Эти морды приезжают на Опеле и забирают ее на мероприятия. С которых она возвращается навеселе. Стала больше курить.
— Есть вероятность, что она тебе неверна?
— Я уже думал об этом.
— Представляю себе.
— С одной стороны — нет, мне не кажется. У нас ведь в этом плане все отлично. А с другой стороны — черт ее знает. Такая вспыльчивая и впечатлительная — изменит, и тут же забудет.
— Да уж, положеньице, — вздыхает Макс, вытирая остатки пены и беря с полки одеколон. — Закрой глаза.
2.
Прохладным сентябрьским утром Макс заметил перемену — Алоис явно был чем-то взволнован: не спросил, как дела, и даже кофе отхлебнул — нет, конечно, не наспех, но все же чуть быстрее обычного. Из его нутра слышалось счастливое мычание — так он изображал музыку.
Макс понимал, что сейчас услышит что-то интересное и, наверно, позитивное. Разумеется, позитивное для Алоиса, интересами которого Макс старательно проникался последние полтора года.
— Угадай, кого я встретил вчера вечером, — произнес Вернер. Он сделал второй глоток и передал парикмахеру свою чашку.
— Господа Бога, — уверенно ответил Макс.
— Ты почти угадал! Я встретил богиню! Богиню Красоты.
— Неужели саму Марику Рокк?
— Не паясничай, Макс. Что Марике Рокк делать в этой вонючей Польше, тем более в нашем захолустье? Вчера я встретил … — Алоис закатил глаза, выпятил губы, втянул щеки и прижал пальцами нос.
Макс все понял.
— Ты … ты видел Луизу?
— Да, Макс, да, кроме шуток! Представь себе, я встретил красотку Лу! Надеюсь, однако, что ты справишься с волнением и не поцарапаешь мне шею.
— А ты уверен, что это была она?
— Я с ней говорил.
— Ну, и как она? То есть, где? Где ты ее встретил, на улице?
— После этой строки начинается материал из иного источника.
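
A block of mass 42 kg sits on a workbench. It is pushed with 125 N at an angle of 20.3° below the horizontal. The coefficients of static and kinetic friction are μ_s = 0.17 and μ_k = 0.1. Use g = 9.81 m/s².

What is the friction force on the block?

f ≈ 45.5 N

N = m g + P sin α = 412 + 125×sin 20.3° = 455.4 N.
Horizontally, friction must balance P cos α = 117.2 N.
The static-friction limit is μ_s N = 77.42 N.
117.2 > 77.42 N → the block slides; f = μ_k N = 0.1×455.4 = 45.5 N.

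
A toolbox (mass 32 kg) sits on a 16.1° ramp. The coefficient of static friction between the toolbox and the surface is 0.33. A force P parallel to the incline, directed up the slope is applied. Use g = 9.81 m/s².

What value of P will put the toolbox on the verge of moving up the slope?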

— Нет, не на улице. Герта потащила меня в ресторан. Они там, по древнеримскому обычаю, устраивали прощание с летом, и все участники должны были прийти парами.
— Кто — «они»?
— Общество поддержки раненых — я же тебе рассказывал!
— А сами раненые тоже были?
— Ну конечно! Герта со всеми выпила на брудершафт, и всех перецеловала. Энергия в чистом виде. А ночью мне пришлось отдуваться. Но тебя, конечно, интересует только твоя школьная любовь?
— Какая там любовь? — пожал плечами Макс. — Я бы ее и не узнал, наверно. Семнадцать лет прошло. Нет, восемнадцать.
— Ты бы сразу ее узнал! Она ничуть не изменилась, просто высший класс! Я с ней немного поговорил. Как думаешь, она замужем?
— Да какая мне разница?
— Но, но! Не прикидывайся! Разница есть! По крайней мере, тебе должно быть интересно.
— Ну?
— Так вот: она не замужем! И говорит, что никогда не была. Детей нет. Она работает медсестрой и сопровождала наших раненых героев. Она сказала, что я отлично выгляжу и что не возражает, если я ее навещу. И я ее навещу, черт возьми! Не знаю, как выгляжу я, но она — просто конфетка. Ей не дашь и тридцати. Передать от тебя привет?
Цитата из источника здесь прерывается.